Altro che rivoluzione della lingua: secondo un esperto di Cambridge le abbreviazioni usate dai giovani sono sempre esistite. Già il retore latino scriveva "Aug" per indicare Augusto. E Charles Dickens risparmiava con "cos" al posto di "because"

Scrivere short, abbreviato, compendioso, risparmioso. Il «perché» soppiantato dal segno della moltiplicazione, più la sillaba finale accentata: scorciatoia che manda in bestia le prof d’italiano del Ginnasio alle prese con la correzione dei temi, ma fa risparmiare un po’ di mosse sulla tastiera del cellulare, e aiuta a stare nei caratteri regolamentari, evitando il doppio esborso. 4ever è il sintetico «per sempre», che sfrutta l’assonanza tra la cifra inglese e la preposizione.

Secondo i puristi, le vestali dell’accademia, è la Caporetto della lingua, un Attila, un Gengis Khan della comunicazione, che del corretto idioma sta facendo terra bruciata. Non è di quest’avviso David Crystal, linguista nordirlandese (al di sopra del sospetto, è autore di linguistica e della Cambridge Encyclopedia of the English Language) che dalla pagine del Guardian spezza una lancia in favore della creatività espressiva, puntellando la tesi con corposi raffronti storici: calibri come Charles Dickens già tagliavano corto con cos al posto di because.

Sono mutate nel tempo le forme della trasmissione dei dati, ma l’esigenza di base è immutata: risparmiare, in tempo e spazio. Se c’è parità di codice tra emittente e destinatario, nessun problema. Chi riceveva un’epistola, in Roma antica, decifrava la sigla s.v.b.e.e.q.v. = si vales, bene est; ego quoque valeo «se stai bene, tutto bene, anch’io sto bene», trionfo della pragmaticità latina che con 7 lettere puntate esprimeva un saluto, un augurio e una notizia che, per esteso, avrebbe richiesto 36 caratteri (spazi e interpunzioni incluse). Marco Tullio Tirone, un liberto del quasi omonimo Cicerone, è l’antesignano degli sms. Dovendo registrare su pergamena la torrenziale eloquenza del padrone, inventò la stenografia, sostituendo con caratteri speciali le radici e le terminazioni ricorrenti delle parole. Oggi avrebbe un futuro come programmatore informatico. La brevitas era cruciale non solo in letteratura (Cesare riassunse se stesso in tre parole, veni, vidi, vici), ma anche sulle epigrafi monumentali.
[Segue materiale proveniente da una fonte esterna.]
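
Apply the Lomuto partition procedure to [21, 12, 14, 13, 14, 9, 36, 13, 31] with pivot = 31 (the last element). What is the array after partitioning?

Lomuto partition with pivot = 31:

Initial array: [21, 12, 14, 13, 14, 9, 36, 13, 31]

arr[0]=21 <= 31: swap with position 0, array becomes [21, 12, 14, 13, 14, 9, 36, 13, 31]
arr[1]=12 <= 31: swap with position 1, array becomes [21, 12, 14, 13, 14, 9, 36, 13, 31]
arr[2]=14 <= 31: swap with position 2, array becomes [21, 12, 14, 13, 14, 9, 36, 13, 31]
arr[3]=13 <= 31: swap with position 3, array becomes [21, 12, 14, 13, 14, 9, 36, 13, 31]
arr[4]=14 <= 31: swap with position 4, array becomes [21, 12, 14, 13, 14, 9, 36, 13, 31]
arr[5]=9 <= 31: swap with position 5, array becomes [21, 12, 14, 13, 14, 9, 36, 13, 31]
arr[6]=36 > 31: no swap
arr[7]=13 <= 31: swap with position 6, array becomes [21, 12, 14, 13, 14, 9, 13, 36, 31]

Place pivot at position 7: [21, 12, 14, 13, 14, 9, 13, 31, 36]
Pivot position: 7

After partitioning with pivot 31, the array becomes [21, 12, 14, 13, 14, 9, 13, 31, 36]. The pivot is placed at index 7. All elements to the left of the pivot are <= 31, and all elements to the right are > 31.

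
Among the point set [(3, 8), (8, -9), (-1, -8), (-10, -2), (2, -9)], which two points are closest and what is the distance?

Computing all pairwise distances among 5 points:

d((3, 8), (8, -9)) = 17.72
d((3, 8), (-1, -8)) = 16.4924
d((3, 8), (-10, -2)) = 16.4012
d((3, 8), (2, -9)) = 17.0294
d((8, -9), (-1, -8)) = 9.0554
d((8, -9), (-10, -2)) = 19.3132
d((8, -9), (2, -9)) = 6.0
d((-1, -8), (-10, -2)) = 10.8167
d((-1, -8), (2, -9)) = 3.1623 <-- minimum
d((-10, -2), (2, -9)) = 13.8924

Closest pair: (-1, -8) and (2, -9) with distance 3.1623

The closest pair is (-1, -8) and (2, -9) with Euclidean distance 3.1623. For 5 points, brute-force pairwise comparison is shown above. For large n, the divide-and-conquer algorithm (sort by x, recurse on halves, check the dividing strip) achieves O(n log n).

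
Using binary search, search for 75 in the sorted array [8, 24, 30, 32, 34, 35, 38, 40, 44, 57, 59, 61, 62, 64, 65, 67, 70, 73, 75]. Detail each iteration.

Binary search for 75 in [8, 24, 30, 32, 34, 35, 38, 40, 44, 57, 59, 61, 62, 64, 65, 67, 70, 73, 75]:

lo=0, hi=18, mid=9, arr[mid]=57 -> 57 < 75, search right half
lo=10, hi=18, mid=14, arr[mid]=65 -> 65 < 75, search right half
lo=15, hi=18, mid=16, arr[mid]=70 -> 70 < 75, search right half
lo=17, hi=18, mid=17, arr[mid]=73 -> 73 < 75, search right half
lo=18, hi=18, mid=18, arr[mid]=75 -> Found target at index 18!

Binary search finds 75 at index 18 after 5 comparisons. The search repeatedly halves the search space by comparing with the middle element.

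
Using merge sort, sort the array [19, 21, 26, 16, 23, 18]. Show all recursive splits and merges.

Merge sort trace:

Split: [19, 21, 26, 16, 23, 18] -> [19, 21, 26] and [16, 23, 18]
  Split: [19, 21, 26] -> [19] and [21, 26]
    Split: [21, 26] -> [21] and [26]
    Merge: [21] + [26] -> [21, 26]
  Merge: [19] + [21, 26] -> [19, 21, 26]
  Split: [16, 23, 18] -> [16] and [23, 18]
    Split: [23, 18] -> [23] and [18]
    Merge: [23] + [18] -> [18, 23]
  Merge: [16] + [18, 23] -> [16, 18, 23]
Merge: [19, 21, 26] + [16, 18, 23] -> [16, 18, 19, 21, 23, 26]

Final sorted array: [16, 18, 19, 21, 23, 26]

The merge sort proceeds by recursively splitting the array and merging sorted halves.
After all merges, the sorted array is [16, 18, 19, 21, 23, 26].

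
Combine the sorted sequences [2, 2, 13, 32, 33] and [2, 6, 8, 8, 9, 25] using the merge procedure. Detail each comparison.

Merging process:

Compare 2 vs 2: take 2 from left. Merged: [2]
Compare 2 vs 2: take 2 from left. Merged: [2, 2]
Compare 13 vs 2: take 2 from right. Merged: [2, 2, 2]
Compare 13 vs 6: take 6 from right. Merged: [2, 2, 2, 6]
Compare 13 vs 8: take 8 from right. Merged: [2, 2, 2, 6, 8]
Compare 13 vs 8: take 8 from right. Merged: [2, 2, 2, 6, 8, 8]
Compare 13 vs 9: take 9 from right. Merged: [2, 2, 2, 6, 8, 8, 9]
Compare 13 vs 25: take 13 from left. Merged: [2, 2, 2, 6, 8, 8, 9, 13]
Compare 32 vs 25: take 25 from right. Merged: [2, 2, 2, 6, 8, 8, 9, 13, 25]
Append remaining from left: [32, 33]. Merged: [2, 2, 2, 6, 8, 8, 9, 13, 25, 32, 33]

Final merged array: [2, 2, 2, 6, 8, 8, 9, 13, 25, 32, 33]
Total comparisons: 9

The merged array is [2, 2, 2, 6, 8, 8, 9, 13, 25, 32, 33], requiring 9 comparisons. The merge step runs in O(n) time where n is the total number of elements.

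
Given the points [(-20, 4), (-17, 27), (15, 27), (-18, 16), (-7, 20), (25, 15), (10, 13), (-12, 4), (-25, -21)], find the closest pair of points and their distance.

Computing all pairwise distances among 9 points:

d((-20, 4), (-17, 27)) = 23.1948
d((-20, 4), (15, 27)) = 41.8808
d((-20, 4), (-18, 16)) = 12.1655
d((-20, 4), (-7, 20)) = 20.6155
d((-20, 4), (25, 15)) = 46.3249
d((-20, 4), (10, 13)) = 31.3209
d((-20, 4), (-12, 4)) = 8.0 <-- minimum
d((-20, 4), (-25, -21)) = 25.4951
d((-17, 27), (15, 27)) = 32.0
d((-17, 27), (-18, 16)) = 11.0454
d((-17, 27), (-7, 20)) = 12.2066
d((-17, 27), (25, 15)) = 43.6807
d((-17, 27), (10, 13)) = 30.4138
d((-17, 27), (-12, 4)) = 23.5372
d((-17, 27), (-25, -21)) = 48.6621
d((15, 27), (-18, 16)) = 34.7851
d((15, 27), (-7, 20)) = 23.0868
d((15, 27), (25, 15)) = 15.6205
d((15, 27), (10, 13)) = 14.8661
d((15, 27), (-12, 4)) = 35.4683
d((15, 27), (-25, -21)) = 62.482
d((-18, 16), (-7, 20)) = 11.7047
d((-18, 16), (25, 15)) = 43.0116
d((-18, 16), (10, 13)) = 28.1603
d((-18, 16), (-12, 4)) = 13.4164
d((-18, 16), (-25, -21)) = 37.6563
d((-7, 20), (25, 15)) = 32.3883
d((-7, 20), (10, 13)) = 18.3848
d((-7, 20), (-12, 4)) = 16.7631
d((-7, 20), (-25, -21)) = 44.7772
d((25, 15), (10, 13)) = 15.1327
d((25, 15), (-12, 4)) = 38.6005
d((25, 15), (-25, -21)) = 61.6117
d((10, 13), (-12, 4)) = 23.7697
d((10, 13), (-25, -21)) = 48.7955
d((-12, 4), (-25, -21)) = 28.178

Closest pair: (-20, 4) and (-12, 4) with distance 8.0

The closest pair is (-20, 4) and (-12, 4) with Euclidean distance 8.0. For 9 points, brute-force pairwise comparison is shown above. For large n, the divide-and-conquer algorithm (sort by x, recurse on halves, check the dividing strip) achieves O(n log n).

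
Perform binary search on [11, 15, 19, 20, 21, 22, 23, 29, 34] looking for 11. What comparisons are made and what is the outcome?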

Così i lapicidi scelsero di semplificare Consul (il console) in Cos, e quando c’era da specificare una data, bastavano tre lettere, Auc, per far partire il conteggio ab Urbe condita, «dalla fondazione di Roma».

Imbattibili, in questo esercizio, i graffitari pompeiani. Un gladiatore trace, Celado, si fregia del titolo di suspirium puellarum, «sospiro delle ragazze», e con il telegrafico «Oct III/III» ci informa che militava nella scuderia di Ottavio, onorandola con un en plein da primato, tre incontri, tre vittorie. In letteratura le cose vanno un po’ diversamente. Gli autori italiani sono dei classicisti, ma quando premono le forche caudine metriche della poesia, si prendono anche loro un po’ di licenza, e abbreviazione.

Così l’anima diventa l’alma, il cuore si condensa in cor, la Venere foscoliana non «faceva», ma «fea quell’isole feconde», la spoglia del Bonaparte manzoniano è «orba di tanto spiro» (per respiro). Vittorio Alfieri sarebbe un testimonial perfetto dello short message. Nelle tragedie cruente infila le mitragliate dei Pera! («perisca, muoia!») e in Antigone, sfruttando la magia dell’elisione che fonde le vocali contigue, snocciola in un solo endecasillabo il record di cinque battute tra il tiranno Creonte e l’eroina: Scegliesti? Ho scelto. Emon? Morte. L’avrai!

Ragazzi, smanettate tranquilli sul telefonino. Anche qui vale la regola aurea del bagaglio a mano: il meno è quasi sempre il meglio.